Sie gehe auch davon aus, dass die ewig gesperrte Wipper-Brücke im nächsten Jahre endlich erneuert wird, meinte sie voller Optimismus. Auch von illegalem Bergbau und dessen Folgen wusste sie zu berichten, nicht ohne auf das attraktive neue Feuerwehrgebäude zu verweisen.

Nachdem die Teilnehmer erfahren hatten, dass die schmucke St. Marien Kirche in ungewöhnlicher Himmelsrichtung ausgerichtet ist, wurde eine besondere Überraschung präsentiert, der Lutherhof. Tatsächlich bewirtschaftet dort ein Nachkomme Jacob Luthers, Bruder des berühmten Reformators, einen imposanten, sehenswerten Bauernhof. Bemüht, den ursprünglichen Charme und die Originalität zu bewahren, hat die junge Familie Bemerkenswertes geleistet. Ein echter Geheimtipp!

Nach dem Kaffee im Dorfgemeinschaftshaus Drohndorf ging es nach Mehringen

Nach Kaffee und Kuchen an liebevoll geschmückten Kaffeetafeln im schicken Drohndorfer Dorfgemeinschaftshaus ging es dann auf den Weg in den Nachbarort Mehringen. Die Insassen im Bus erfuhren unterwegs, warum Drohndorf auf dem Namensschild des gemeinsamen Eisenbahnhaltepunktes vorn steht. Da war wohl mal jemand ein bisschen schneller gewesen.

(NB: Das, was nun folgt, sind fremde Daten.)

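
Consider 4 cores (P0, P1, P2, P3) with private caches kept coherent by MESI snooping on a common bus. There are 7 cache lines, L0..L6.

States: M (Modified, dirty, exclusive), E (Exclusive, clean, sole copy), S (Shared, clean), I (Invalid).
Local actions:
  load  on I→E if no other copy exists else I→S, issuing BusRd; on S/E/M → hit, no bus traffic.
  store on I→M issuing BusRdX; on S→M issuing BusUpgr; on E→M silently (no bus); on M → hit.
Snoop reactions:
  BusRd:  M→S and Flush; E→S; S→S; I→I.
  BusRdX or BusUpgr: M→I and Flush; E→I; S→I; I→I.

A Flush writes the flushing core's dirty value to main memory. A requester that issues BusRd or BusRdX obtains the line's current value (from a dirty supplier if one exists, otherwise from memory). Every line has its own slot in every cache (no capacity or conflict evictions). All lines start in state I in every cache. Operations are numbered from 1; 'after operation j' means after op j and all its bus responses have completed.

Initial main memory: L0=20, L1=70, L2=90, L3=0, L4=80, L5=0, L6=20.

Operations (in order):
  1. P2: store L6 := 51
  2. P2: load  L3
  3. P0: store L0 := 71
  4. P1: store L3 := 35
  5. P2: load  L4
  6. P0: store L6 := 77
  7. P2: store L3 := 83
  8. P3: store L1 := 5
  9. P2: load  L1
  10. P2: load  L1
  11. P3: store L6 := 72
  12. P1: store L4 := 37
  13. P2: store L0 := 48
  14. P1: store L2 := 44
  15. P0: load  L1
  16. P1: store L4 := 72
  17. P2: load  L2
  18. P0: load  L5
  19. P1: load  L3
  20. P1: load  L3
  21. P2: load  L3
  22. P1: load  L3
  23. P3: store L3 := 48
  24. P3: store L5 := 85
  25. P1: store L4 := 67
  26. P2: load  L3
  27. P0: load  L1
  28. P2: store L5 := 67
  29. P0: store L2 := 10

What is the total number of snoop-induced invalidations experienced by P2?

[1] P2: store L6 := 51 | P0:I, P1:I, P2:M(51), P3:I | bus: BusRdX
[2] P2: load  L3 | P0:I, P1:I, P2:E(0), P3:I | bus: BusRd
[3] P0: store L0 := 71 | P0:M(71), P1:I, P2:I, P3:I | bus: BusRdX
[4] P1: store L3 := 35 | P0:I, P1:M(35), P2:I, P3:I | bus: BusRdX
[5] P2: load  L4 | P0:I, P1:I, P2:E(80), P3:I | bus: BusRd
[6] P0: store L6 := 77 | P0:M(77), P1:I, P2:I, P3:I | bus: BusRdX,Flush
[7] P2: store L3 := 83 | P0:I, P1:I, P2:M(83), P3:I | bus: BusRdX,Flush
[8] P3: store L1 := 5 | P0:I, P1:I, P2:I, P3:M(5) | bus: BusRdX
[9] P2: load  L1 | P0:I, P1:I, P2:S(5), P3:S(5) | bus: BusRd,Flush
[10] P2: load  L1 | P0:I, P1:I, P2:S(5), P3:S(5) | bus: none
[11] P3: store L6 := 72 | P0:I, P1:I, P2:I, P3:M(72) | bus: BusRdX,Flush
[12] P1: store L4 := 37 | P0:I, P1:M(37), P2:I, P3:I | bus: BusRdX
[13] P2: store L0 := 48 | P0:I, P1:I, P2:M(48), P3:I | bus: BusRdX,Flush
[14] P1: store L2 := 44 | P0:I, P1:M(44), P2:I, P3:I | bus: BusRdX
[15] P0: load  L1 | P0:S(5), P1:I, P2:S(5), P3:S(5) | bus: BusRd
[16] P1: store L4 := 72 | P0:I, P1:M(72), P2:I, P3:I | bus: none
[17] P2: load  L2 | P0:I, P1:S(44), P2:S(44), P3:I | bus: BusRd,Flush
[18] P0: load  L5 | P0:E(0), P1:I, P2:I, P3:I | bus: BusRd
[19] P1: load  L3 | P0:I, P1:S(83), P2:S(83), P3:I | bus: BusRd,Flush
[20] P1: load  L3 | P0:I, P1:S(83), P2:S(83), P3:I | bus: none
[21] P2: load  L3 | P0:I, P1:S(83), P2:S(83), P3:I | bus: none
[22] P1: load  L3 | P0:I, P1:S(83), P2:S(83), P3:I | bus: none
[23] P3: store L3 := 48 | P0:I, P1:I, P2:I, P3:M(48) | bus: BusRdX
[24] P3: store L5 := 85 | P0:I, P1:I, P2:I, P3:M(85) | bus: BusRdX
[25] P1: store L4 := 67 | P0:I, P1:M(67), P2:I, P3:I | bus: none
[26] P2: load  L3 | P0:I, P1:I, P2:S(48), P3:S(48) | bus: BusRd,Flush
[27] P0: load  L1 | P0:S(5), P1:I, P2:S(5), P3:S(5) | bus: none
[28] P2: store L5 := 67 | P0:I, P1:I, P2:M(67), P3:I | bus: BusRdX,Flush
[29] P0: store L2 := 10 | P0:M(10), P1:I, P2:I, P3:I | bus: BusRdX

invalidations = 5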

In der Kirche erfuhren die Gäste etwas über den Einfluss der Weltkriege auf das Schicksal der Kirchenglocken und welche Rolle das ehemalige Mehringer Kloster in der Vergangenheit gespielt hatte. Mit Erstaunen konnte man erfahren, wie es Albrecht Schneidewind gelungen war, die beiden Kirchenkronleuchter nach zahlreichen Kleindiebstählen wieder in den ursprünglichen Zustand zu versetzen.

Die Kirche in Freckleben.
Die Kirche in Freckleben.
Foto: Strehler

Alte Teile wurden zurückgeholt und fehlende Segmente neu angefertigt. Das Ergebnis ist nicht minder beeindruckend als die bewundernswerten Fortschritte auf der Burg in Freckleben. Abschließend konnten die Gäste noch etwas über die Aktivitäten der Deutsch-Finnischen Gesellschaft in Mehringen erfahren.

Wie wichtig Heimatvereine, Ehrenamt und engagierte Bürger für das Gemeinwohl und die Attraktivität von Orten sind, war auf dieser „Fahrt ins Blaue“ deutlich zu spüren. Für die versprochene Fortsetzung könnte man eventuell alten Handwerkstraditionen wie zum Beispiel Müller, Schmied, Steinmetz, nachspüren.

Den Organisatoren, Matthias Poeschel (Aschersleber Kulturanstalt), Frank Fischer (City-Manager) und Frau Wiechmann (Stadtführerin) ist eine erfolgreiche Fortsetzung von „Terra Incognita“ gelungen. Man darf sich auf die versprochene Fortsetzung 2022 freuen. Wie im Jahr 2020 bleibt anzumerken, dass leider keine jungen Teilnehmer zu sehen waren.